Pongal is a four-days-long harvest festival celebrated in Tamil Nadu, a southern state of India. Pongal, one of the most important popular Hindu festivals of the year.
Thai Pongal Celebration on?
Thai Pongal is celebrated on the first day of the Thai month falls on January 14 or 15. The name pongal refers to the traditional practice of preparing sweet rice infused with milk and jaggery in a new clay pot.
In fact the rice that is used for making pongal is also freshly harvested and boiled with brown sugar or jaggery and topped off with ghee, raisins and cashew nuts.
The traditional rice of pongal is usually prepared at sun rise. When the milk boils and spills over from the clay pot, the words “Ponggalo Ponggal” are traditional one and workship lord sun with sweet pongal , sugar cane and different variety of dishes.
Significance of Thai Pongal?
Thai Pongal is a harvest festival celebrated in the South Indian state of Tamil Nadu as well as in Sri Lanka.
The festival is celebrated to offer thanks to the Sun God and the livestock for creating the agricultural abudance.
The preparation of Pongal rice with freshly harvested rice and milk and and allowing the milk to spill over denotes abundance and good luck.
The pongal is prepared at early morning of sunrise and offered to lord sun to get wealthness all over the year.
The sweet pongal rice is then served to the others in the house along with other festive dishes such as murukku, vadai and paayasam.
Legend of Thai Pongal (Mount Govardhan):
The first day of the festival Bhogi Pongal has an association with legend of Lord Indra (the God of clouds and rains) and Lord Krishna.
Earlier, people used to worship Lord Indra who was the King of the deities. This honor given to Lord Indra made him full of pride and arrogance. He thought himself to be the most powerful of all the beings. When child Krishna came to know about this he thought of a plan to teach him a lesson.
He persuaded his cowherd friends to worship Mt. Govardhan rather than Lord Indra.

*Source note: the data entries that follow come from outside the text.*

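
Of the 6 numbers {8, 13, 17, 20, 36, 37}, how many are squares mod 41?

4

(8/41) = +1 → QR.
(13/41) = -1 → non-residue.
(17/41) = -1 → non-residue.
(20/41) = +1 → QR.
(36/41) = +1 → QR.
(37/41) = +1 → QR.
Total quadratic residues among the 6: 4.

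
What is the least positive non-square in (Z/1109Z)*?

(2/1109) = −1, so 2 is the smallest positive non-residue mod 1109.

2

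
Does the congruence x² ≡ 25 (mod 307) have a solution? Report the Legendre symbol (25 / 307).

Euler's criterion: (25/307) ≡ 25^153 (mod 307).
25^2 ≡ 11 (mod 307)
25^4 ≡ 121 (mod 307)
25^8 ≡ 212 (mod 307)
25^16 ≡ 122 (mod 307)
25^32 ≡ 148 (mod 307)
25^64 ≡ 107 (mod 307)
25^128 ≡ 90 (mod 307)
25^153 = 25^(128+16+8+1) ≡ 1 (mod 307).
Result is 1, so (25/307) = 1.

1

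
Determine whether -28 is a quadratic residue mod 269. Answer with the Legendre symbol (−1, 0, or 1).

-1

First reduce: -28 ≡ 241 (mod 269).
Reciprocity: 241 ≡ 1 and 269 ≡ 1 (mod 4), so (241/269) = +(269/241).
Reduce top mod 241: now compute (28/241).
Pull out 2^2: since 241 ≡ 1 (mod 8), (2/241) = +1, so (2/241)^2 = +1.
Reciprocity: 7 ≡ 3 and 241 ≡ 1 (mod 4), so (7/241) = +(241/7).
Reduce top mod 7: now compute (3/7).
Reciprocity: 3 ≡ 3 and 7 ≡ 3 (mod 4), so (3/7) = −(7/3).
Reduce top mod 3: now compute (1/3).
Reached (1/3) = 1. Collecting the sign flips along the way, the symbol is -1.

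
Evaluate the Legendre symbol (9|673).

1

Reciprocity: 9 ≡ 1 and 673 ≡ 1 (mod 4), so (9/673) = +(673/9).
Reduce top mod 9: now compute (7/9).
Reciprocity: 7 ≡ 3 and 9 ≡ 1 (mod 4), so (7/9) = +(9/7).
Reduce top mod 7: now compute (2/7).
Pull out 2: since 7 ≡ 7 (mod 8), (2/7) = +1.
Reached (1/7) = 1. Collecting the sign flips along the way, the symbol is +1.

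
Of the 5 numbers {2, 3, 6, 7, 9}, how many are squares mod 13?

2

(2/13) = -1 → non-residue.
(3/13) = +1 → QR.
(6/13) = -1 → non-residue.
(7/13) = -1 → non-residue.
(9/13) = +1 → QR.
Total quadratic residues among the 5: 2.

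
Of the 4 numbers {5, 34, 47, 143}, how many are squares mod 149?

3

(5/149) = +1 → QR.
(34/149) = -1 → non-residue.
(47/149) = +1 → QR.
(143/149) = +1 → QR.
Total quadratic residues among the 4: 3.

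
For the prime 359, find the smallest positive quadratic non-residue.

7

(2/359) = +1, so 2 is a residue.
(3/359) = +1, so 3 is a residue.
(4/359) = +1, so 4 is a residue.
(5/359) = +1, so 5 is a residue.
(6/359) = +1, so 6 is a residue.
(7/359) = −1, so 7 is the smallest positive non-residue mod 359.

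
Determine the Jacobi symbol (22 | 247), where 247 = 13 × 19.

Pull out 2: since 247 ≡ 7 (mod 8), (2/247) = +1.
Reciprocity: 11 ≡ 3 and 247 ≡ 3 (mod 4), so (11/247) = −(247/11).
Reduce top mod 11: now compute (5/11).
Reciprocity: 5 ≡ 1 and 11 ≡ 3 (mod 4), so (5/11) = +(11/5).
Reduce top mod 5: now compute (1/5).
Reached (1/5) = 1. Collecting the sign flips along the way, the symbol is -1.

-1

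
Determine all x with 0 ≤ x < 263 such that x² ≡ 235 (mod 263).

Since 263 ≡ 3 (mod 4), a square root of 235 is 235^((263+1)/4) = 235^66 mod 263.
Repeated squaring: 235^2≡258, 235^4≡25, 235^8≡99, 235^16≡70, 235^32≡166, 235^64≡204 (mod 263).
235^66 = 235^(64+2) ≡ 32 (mod 263).
Check: 32² = 1024 ≡ 235 (mod 263). The two roots are 32 and 231.

32, 231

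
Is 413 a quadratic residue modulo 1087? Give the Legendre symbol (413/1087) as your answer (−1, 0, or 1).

Reciprocity: 413 ≡ 1 and 1087 ≡ 3 (mod 4), so (413/1087) = +(1087/413).
Reduce top mod 413: now compute (261/413).
Reciprocity: 261 ≡ 1 and 413 ≡ 1 (mod 4), so (261/413) = +(413/261).
Reduce top mod 261: now compute (152/261).
Pull out 2^3: since 261 ≡ 5 (mod 8), (2/261) = -1, so (2/261)^3 = -1.
Reciprocity: 19 ≡ 3 and 261 ≡ 1 (mod 4), so (19/261) = +(261/19).
Reduce top mod 19: now compute (14/19).
Pull out 2: since 19 ≡ 3 (mod 8), (2/19) = -1.
Reciprocity: 7 ≡ 3 and 19 ≡ 3 (mod 4), so (7/19) = −(19/7).
Reduce top mod 7: now compute (5/7).
Reciprocity: 5 ≡ 1 and 7 ≡ 3 (mod 4), so (5/7) = +(7/5).
Reduce top mod 5: now compute (2/5).
Pull out 2: since 5 ≡ 5 (mod 8), (2/5) = -1.
Reached (1/5) = 1. Collecting the sign flips along the way, the symbol is +1.

1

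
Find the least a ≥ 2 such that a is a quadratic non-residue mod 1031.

7

(2/1031) = +1, so 2 is a residue.
(3/1031) = +1, so 3 is a residue.
(4/1031) = +1, so 4 is a residue.
(5/1031) = +1, so 5 is a residue.
(6/1031) = +1, so 6 is a residue.
(7/1031) = −1, so 7 is the smallest positive non-residue mod 1031.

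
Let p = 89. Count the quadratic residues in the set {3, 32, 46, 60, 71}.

(3/89) = -1 → non-residue.
(32/89) = +1 → QR.
(46/89) = -1 → non-residue.
(60/89) = -1 → non-residue.
(71/89) = +1 → QR.
Total quadratic residues among the 5: 2.

2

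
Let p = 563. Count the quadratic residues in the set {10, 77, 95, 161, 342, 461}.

(10/563) = +1 → QR.
(77/563) = +1 → QR.
(95/563) = -1 → non-residue.
(161/563) = +1 → QR.
(342/563) = -1 → non-residue.
(461/563) = +1 → QR.
Total quadratic residues among the 6: 4.

4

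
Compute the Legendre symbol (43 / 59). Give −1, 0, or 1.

-1

Reciprocity: 43 ≡ 3 and 59 ≡ 3 (mod 4), so (43/59) = −(59/43).
Reduce top mod 43: now compute (16/43).
Pull out 2^4: since 43 ≡ 3 (mod 8), (2/43) = -1, so (2/43)^4 = +1.
Reached (1/43) = 1. Collecting the sign flips along the way, the symbol is -1.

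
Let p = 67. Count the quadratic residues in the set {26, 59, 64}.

3

(26/67) = +1 → QR.
(59/67) = +1 → QR.
(64/67) = +1 → QR.
Total quadratic residues among the 3: 3.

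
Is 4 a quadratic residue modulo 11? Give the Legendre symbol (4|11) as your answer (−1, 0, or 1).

Pull out 2^2: since 11 ≡ 3 (mod 8), (2/11) = -1, so (2/11)^2 = +1.
Reached (1/11) = 1. Collecting the sign flips along the way, the symbol is +1.

1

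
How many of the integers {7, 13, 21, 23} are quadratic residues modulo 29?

3

(7/29) = +1 → QR.
(13/29) = +1 → QR.
(21/29) = -1 → non-residue.
(23/29) = +1 → QR.
Total quadratic residues among the 4: 3.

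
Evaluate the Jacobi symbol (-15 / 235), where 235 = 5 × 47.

0

First reduce: -15 ≡ 220 (mod 235).
Pull out 2^2: since 235 ≡ 3 (mod 8), (2/235) = -1, so (2/235)^2 = +1.
Reciprocity: 55 ≡ 3 and 235 ≡ 3 (mod 4), so (55/235) = −(235/55).
Reduce top mod 55: now compute (15/55).
Reciprocity: 15 ≡ 3 and 55 ≡ 3 (mod 4), so (15/55) = −(55/15).
Reduce top mod 15: now compute (10/15).
Pull out 2: since 15 ≡ 7 (mod 8), (2/15) = +1.
Reciprocity: 5 ≡ 1 and 15 ≡ 3 (mod 4), so (5/15) = +(15/5).
Reduce top mod 5: now compute (0/5).
Top reduces to 0: gcd > 1, so the symbol is 0.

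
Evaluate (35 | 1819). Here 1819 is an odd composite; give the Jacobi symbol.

1

Reciprocity: 35 ≡ 3 and 1819 ≡ 3 (mod 4), so (35/1819) = −(1819/35).
Reduce top mod 35: now compute (34/35).
Pull out 2: since 35 ≡ 3 (mod 8), (2/35) = -1.
Reciprocity: 17 ≡ 1 and 35 ≡ 3 (mod 4), so (17/35) = +(35/17).
Reduce top mod 17: now compute (1/17).
Reached (1/17) = 1. Collecting the sign flips along the way, the symbol is +1.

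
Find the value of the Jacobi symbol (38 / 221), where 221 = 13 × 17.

1

Pull out 2: since 221 ≡ 5 (mod 8), (2/221) = -1.
Reciprocity: 19 ≡ 3 and 221 ≡ 1 (mod 4), so (19/221) = +(221/19).
Reduce top mod 19: now compute (12/19).
Pull out 2^2: since 19 ≡ 3 (mod 8), (2/19) = -1, so (2/19)^2 = +1.
Reciprocity: 3 ≡ 3 and 19 ≡ 3 (mod 4), so (3/19) = −(19/3).
Reduce top mod 3: now compute (1/3).
Reached (1/3) = 1. Collecting the sign flips along the way, the symbol is +1.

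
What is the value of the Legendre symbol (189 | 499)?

1

Reciprocity: 189 ≡ 1 and 499 ≡ 3 (mod 4), so (189/499) = +(499/189).
Reduce top mod 189: now compute (121/189).
Reciprocity: 121 ≡ 1 and 189 ≡ 1 (mod 4), so (121/189) = +(189/121).
Reduce top mod 121: now compute (68/121).
Pull out 2^2: since 121 ≡ 1 (mod 8), (2/121) = +1, so (2/121)^2 = +1.
Reciprocity: 17 ≡ 1 and 121 ≡ 1 (mod 4), so (17/121) = +(121/17).
Reduce top mod 17: now compute (2/17).
Pull out 2: since 17 ≡ 1 (mod 8), (2/17) = +1.
Reached (1/17) = 1. Collecting the sign flips along the way, the symbol is +1.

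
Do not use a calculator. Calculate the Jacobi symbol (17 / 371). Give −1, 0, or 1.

Reciprocity: 17 ≡ 1 and 371 ≡ 3 (mod 4), so (17/371) = +(371/17).
Reduce top mod 17: now compute (14/17).
Pull out 2: since 17 ≡ 1 (mod 8), (2/17) = +1.
Reciprocity: 7 ≡ 3 and 17 ≡ 1 (mod 4), so (7/17) = +(17/7).
Reduce top mod 7: now compute (3/7).
Reciprocity: 3 ≡ 3 and 7 ≡ 3 (mod 4), so (3/7) = −(7/3).
Reduce top mod 3: now compute (1/3).
Reached (1/3) = 1. Collecting the sign flips along the way, the symbol is -1.

-1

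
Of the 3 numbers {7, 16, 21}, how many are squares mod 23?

1

(7/23) = -1 → non-residue.
(16/23) = +1 → QR.
(21/23) = -1 → non-residue.
Total quadratic residues among the 3: 1.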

This angered Lord Indra and he sent forth the clouds to generate non-stop thunder, lightning, heavy rains and flood the land.
Lord Krishna lifted the huge Govardhan Parvat on his little finger to protect the cowherds and the cattle.
He kept standing with the lifted mount to save all the humans from the ravaging storm of Lord Indra.
The rains continued for three days and at last Indra realized his mistake and divine power of Lord Krishna.
He promised humility and begged Krishna’s forgiveness.
Since then, Krishna allowed to let the Bhogi celebrations continue in honor of Indra.
Thus, the day gave the origin to the Pongal celebration.
How is Pongal celebrated in the other Indian States?
While Thai Pongal is celebrated in Tamil Nadu,
It is celebrated as Sankrranthi or Makara Sankranthi in major states of India such as Andhra Pradesh, Bihar, Benngal, Kerala, Karnataka, Goa, Madhya Pradesh, Orissa, Maharashtra, UttarPradesh and Manipur.
The harvest festival is celebrated as ‘Uttarayana’ in Rajasthan and Gujarat.
The festival is observed as Lohri in Punjab, Himachal Pradesh and Haryana.
In Assam, the festival is known as Magh Bihu while it is celebrated as Maghe Sankranthi in Nepal.